Later, in meetings with officials in Germany, OpenAI explored building a data center in the North Sea so it could harness 7 gigawatts of energy from offshore wind turbines, the person said.
But political pressures have forced OpenAI to explore options in the United States. During a White House meeting with other tech leaders this month, Altman presented an OpenAI study called “Infrastructure is Destiny.”
The study called for new data centers in the United States, two people familiar with the meeting said. Built at a cost of $100 billion each (about 20 times the cost of today’s most powerful data centers), they would house 2 million AI chips and consume 5 gigawatts of electricity.
As he spoke, Altman sat in front of a portrait of President Franklin D. Roosevelt, who poured money into huge infrastructure projects such as New York’s Lincoln Tunnel, two people familiar with the discussion said. The head of OpenAI told White House officials, including Commerce Secretary Gina Raimondo and Jake Sullivan, the national security adviser, that AI data centers would be a catalyst for America’s reindustrialization, creating up to 500,000 jobs.
Altman also warned that the United States risked falling behind China and that if the United States did not work with the United Arab Emirates, China would.
This week, President Joe Biden and Sheikh Mohammed bin Zayed, president of the United Arab Emirates, met at the White House and directed their senior officials to draft a memorandum detailing future collaboration on AI.
To bolster its efforts, OpenAI hired Chris Lehane, a Clinton White House lawyer, as vice president of global policy, along with two people from the Commerce Department who worked on the CHIPS Act, a bipartisan law designed to increase domestic manufacturing. of chips. One of them will manage future infrastructure policies and projects.
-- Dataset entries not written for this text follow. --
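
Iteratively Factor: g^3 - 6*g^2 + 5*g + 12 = (g + 1)*(g^2 - 7*g + 12) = (g - 4)*(g + 1)*(g - 3)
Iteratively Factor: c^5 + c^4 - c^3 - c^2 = (c)*(c^4 + c^3 - c^2 - c) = c*(c + 1)*(c^3 - c) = c*(c - 1)*(c + 1)*(c^2 + c) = c*(c - 1)*(c + 1)^2*(c)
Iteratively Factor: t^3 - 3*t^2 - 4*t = (t + 1)*(t^2 - 4*t) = t*(t + 1)*(t - 4)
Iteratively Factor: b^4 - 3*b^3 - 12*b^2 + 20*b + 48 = (b + 2)*(b^3 - 5*b^2 - 2*b + 24) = (b - 3)*(b + 2)*(b^2 - 2*b - 8) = (b - 3)*(b + 2)^2*(b - 4)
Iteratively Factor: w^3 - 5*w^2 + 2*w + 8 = (w - 4)*(w^2 - w - 2) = (w - 4)*(w + 1)*(w - 2)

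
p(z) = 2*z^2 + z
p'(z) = 4*z + 1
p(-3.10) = 16.12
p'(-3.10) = -11.40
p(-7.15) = 95.10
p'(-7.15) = -27.60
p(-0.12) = -0.09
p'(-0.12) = 0.52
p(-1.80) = 4.68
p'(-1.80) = -6.20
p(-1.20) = 1.68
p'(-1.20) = -3.80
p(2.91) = 19.85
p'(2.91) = 12.64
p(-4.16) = 30.45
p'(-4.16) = -15.64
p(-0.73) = 0.34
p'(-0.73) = -1.92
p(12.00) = 300.00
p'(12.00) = 49.00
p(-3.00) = 15.00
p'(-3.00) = -11.00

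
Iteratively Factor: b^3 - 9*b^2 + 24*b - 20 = (b - 2)*(b^2 - 7*b + 10) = (b - 2)^2*(b - 5)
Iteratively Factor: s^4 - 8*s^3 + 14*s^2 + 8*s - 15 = (s + 1)*(s^3 - 9*s^2 + 23*s - 15) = (s - 5)*(s + 1)*(s^2 - 4*s + 3) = (s - 5)*(s - 3)*(s + 1)*(s - 1)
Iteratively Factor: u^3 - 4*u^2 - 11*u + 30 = (u + 3)*(u^2 - 7*u + 10) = (u - 5)*(u + 3)*(u - 2)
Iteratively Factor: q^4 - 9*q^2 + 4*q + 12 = (q - 2)*(q^3 + 2*q^2 - 5*q - 6) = (q - 2)^2*(q^2 + 4*q + 3) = (q - 2)^2*(q + 3)*(q + 1)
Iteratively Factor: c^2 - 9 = (c + 3)*(c - 3)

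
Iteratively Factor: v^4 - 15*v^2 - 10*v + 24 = (v - 4)*(v^3 + 4*v^2 + v - 6) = (v - 4)*(v + 2)*(v^2 + 2*v - 3) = (v - 4)*(v - 1)*(v + 2)*(v + 3)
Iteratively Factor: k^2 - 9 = (k - 3)*(k + 3)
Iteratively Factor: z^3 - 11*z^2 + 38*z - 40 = (z - 4)*(z^2 - 7*z + 10) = (z - 4)*(z - 2)*(z - 5)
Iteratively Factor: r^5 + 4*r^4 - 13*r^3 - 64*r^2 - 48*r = (r)*(r^4 + 4*r^3 - 13*r^2 - 64*r - 48) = r*(r + 4)*(r^3 - 13*r - 12) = r*(r + 1)*(r + 4)*(r^2 - r - 12) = r*(r + 1)*(r + 3)*(r + 4)*(r - 4)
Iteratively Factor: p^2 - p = (p)*(p - 1)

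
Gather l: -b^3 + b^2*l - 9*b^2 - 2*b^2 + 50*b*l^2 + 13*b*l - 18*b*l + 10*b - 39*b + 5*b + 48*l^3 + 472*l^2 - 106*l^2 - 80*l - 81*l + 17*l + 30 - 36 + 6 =-b^3 - 11*b^2 - 24*b + 48*l^3 + l^2*(50*b + 366) + l*(b^2 - 5*b - 144)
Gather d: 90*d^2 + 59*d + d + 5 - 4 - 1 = 90*d^2 + 60*d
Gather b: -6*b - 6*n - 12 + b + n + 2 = -5*b - 5*n - 10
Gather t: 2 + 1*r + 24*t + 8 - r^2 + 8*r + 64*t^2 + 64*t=-r^2 + 9*r + 64*t^2 + 88*t + 10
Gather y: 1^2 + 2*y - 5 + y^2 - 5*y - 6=y^2 - 3*y - 10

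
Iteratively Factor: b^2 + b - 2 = (b + 2)*(b - 1)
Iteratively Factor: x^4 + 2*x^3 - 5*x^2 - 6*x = (x + 3)*(x^3 - x^2 - 2*x) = (x + 1)*(x + 3)*(x^2 - 2*x) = (x - 2)*(x + 1)*(x + 3)*(x)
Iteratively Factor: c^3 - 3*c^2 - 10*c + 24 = (c - 4)*(c^2 + c - 6) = (c - 4)*(c - 2)*(c + 3)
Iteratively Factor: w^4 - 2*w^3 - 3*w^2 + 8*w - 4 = (w - 2)*(w^3 - 3*w + 2) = (w - 2)*(w - 1)*(w^2 + w - 2) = (w - 2)*(w - 1)^2*(w + 2)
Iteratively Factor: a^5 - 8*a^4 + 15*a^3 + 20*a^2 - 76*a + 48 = (a - 2)*(a^4 - 6*a^3 + 3*a^2 + 26*a - 24) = (a - 4)*(a - 2)*(a^3 - 2*a^2 - 5*a + 6) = (a - 4)*(a - 2)*(a - 1)*(a^2 - a - 6) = (a - 4)*(a - 3)*(a - 2)*(a - 1)*(a + 2)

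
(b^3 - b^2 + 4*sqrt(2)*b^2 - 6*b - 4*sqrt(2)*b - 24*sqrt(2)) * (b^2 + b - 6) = b^5 + 4*sqrt(2)*b^4 - 13*b^3 - 52*sqrt(2)*b^2 + 36*b + 144*sqrt(2)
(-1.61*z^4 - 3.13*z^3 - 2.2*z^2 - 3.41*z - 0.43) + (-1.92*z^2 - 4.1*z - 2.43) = -1.61*z^4 - 3.13*z^3 - 4.12*z^2 - 7.51*z - 2.86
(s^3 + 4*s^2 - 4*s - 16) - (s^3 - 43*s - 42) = 4*s^2 + 39*s + 26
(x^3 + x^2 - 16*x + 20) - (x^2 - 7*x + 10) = x^3 - 9*x + 10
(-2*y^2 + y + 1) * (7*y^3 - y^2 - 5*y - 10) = -14*y^5 + 9*y^4 + 16*y^3 + 14*y^2 - 15*y - 10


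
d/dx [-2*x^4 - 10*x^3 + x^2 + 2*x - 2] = -8*x^3 - 30*x^2 + 2*x + 2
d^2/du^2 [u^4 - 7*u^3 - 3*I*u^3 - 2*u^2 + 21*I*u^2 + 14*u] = 12*u^2 + u*(-42 - 18*I) - 4 + 42*I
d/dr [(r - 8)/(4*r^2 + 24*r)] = (-r^2 + 16*r + 48)/(4*r^2*(r^2 + 12*r + 36))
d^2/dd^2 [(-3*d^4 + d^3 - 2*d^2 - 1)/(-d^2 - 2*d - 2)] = 2*(3*d^6 + 18*d^5 + 54*d^4 + 90*d^3 + 51*d^2 - 6*d + 10)/(d^6 + 6*d^5 + 18*d^4 + 32*d^3 + 36*d^2 + 24*d + 8)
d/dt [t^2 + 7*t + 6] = 2*t + 7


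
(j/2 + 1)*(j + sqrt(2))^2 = j^3/2 + j^2 + sqrt(2)*j^2 + j + 2*sqrt(2)*j + 2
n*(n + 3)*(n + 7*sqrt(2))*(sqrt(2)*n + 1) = sqrt(2)*n^4 + 3*sqrt(2)*n^3 + 15*n^3 + 7*sqrt(2)*n^2 + 45*n^2 + 21*sqrt(2)*n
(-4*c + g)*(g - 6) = -4*c*g + 24*c + g^2 - 6*g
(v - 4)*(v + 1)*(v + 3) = v^3 - 13*v - 12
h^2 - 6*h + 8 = (h - 4)*(h - 2)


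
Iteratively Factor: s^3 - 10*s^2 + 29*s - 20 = (s - 1)*(s^2 - 9*s + 20) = (s - 5)*(s - 1)*(s - 4)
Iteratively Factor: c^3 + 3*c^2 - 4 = (c + 2)*(c^2 + c - 2) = (c - 1)*(c + 2)*(c + 2)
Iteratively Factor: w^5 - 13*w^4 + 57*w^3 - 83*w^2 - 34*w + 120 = (w - 5)*(w^4 - 8*w^3 + 17*w^2 + 2*w - 24) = (w - 5)*(w - 3)*(w^3 - 5*w^2 + 2*w + 8) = (w - 5)*(w - 3)*(w - 2)*(w^2 - 3*w - 4) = (w - 5)*(w - 3)*(w - 2)*(w + 1)*(w - 4)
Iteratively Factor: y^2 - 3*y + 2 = (y - 2)*(y - 1)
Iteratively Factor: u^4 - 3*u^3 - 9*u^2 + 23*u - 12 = (u - 1)*(u^3 - 2*u^2 - 11*u + 12) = (u - 4)*(u - 1)*(u^2 + 2*u - 3) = (u - 4)*(u - 1)^2*(u + 3)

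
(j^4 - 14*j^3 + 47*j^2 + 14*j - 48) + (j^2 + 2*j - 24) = j^4 - 14*j^3 + 48*j^2 + 16*j - 72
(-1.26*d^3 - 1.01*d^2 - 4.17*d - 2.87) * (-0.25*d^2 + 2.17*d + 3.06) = 0.315*d^5 - 2.4817*d^4 - 5.0048*d^3 - 11.422*d^2 - 18.9881*d - 8.7822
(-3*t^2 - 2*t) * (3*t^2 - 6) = -9*t^4 - 6*t^3 + 18*t^2 + 12*t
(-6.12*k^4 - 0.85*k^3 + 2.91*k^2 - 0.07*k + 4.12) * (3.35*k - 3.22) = -20.502*k^5 + 16.8589*k^4 + 12.4855*k^3 - 9.6047*k^2 + 14.0274*k - 13.2664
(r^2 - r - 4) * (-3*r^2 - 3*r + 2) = -3*r^4 + 17*r^2 + 10*r - 8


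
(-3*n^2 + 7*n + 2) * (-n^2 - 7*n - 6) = 3*n^4 + 14*n^3 - 33*n^2 - 56*n - 12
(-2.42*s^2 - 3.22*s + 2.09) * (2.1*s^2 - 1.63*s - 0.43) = -5.082*s^4 - 2.8174*s^3 + 10.6782*s^2 - 2.0221*s - 0.8987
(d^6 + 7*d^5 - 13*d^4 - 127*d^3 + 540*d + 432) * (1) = d^6 + 7*d^5 - 13*d^4 - 127*d^3 + 540*d + 432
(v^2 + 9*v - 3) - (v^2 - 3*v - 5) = 12*v + 2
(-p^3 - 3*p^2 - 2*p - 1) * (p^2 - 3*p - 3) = -p^5 + 10*p^3 + 14*p^2 + 9*p + 3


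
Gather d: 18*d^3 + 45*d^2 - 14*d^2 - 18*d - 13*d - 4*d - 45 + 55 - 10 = 18*d^3 + 31*d^2 - 35*d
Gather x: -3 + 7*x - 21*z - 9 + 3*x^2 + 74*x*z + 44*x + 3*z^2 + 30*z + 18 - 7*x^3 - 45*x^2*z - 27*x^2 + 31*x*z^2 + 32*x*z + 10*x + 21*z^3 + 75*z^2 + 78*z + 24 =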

Speaking last week at an investor event for T-Mobile, which is an OpenAI customer, Altman struck a modest tone about the company’s ambitions.
“We are building on a gigantic amount of work that has come before us,” he said. “If you think about everything that had to happen throughout human history to discover semiconductors and build chips and networks and these massive data centers, we’re just doing our little bit on top of that.”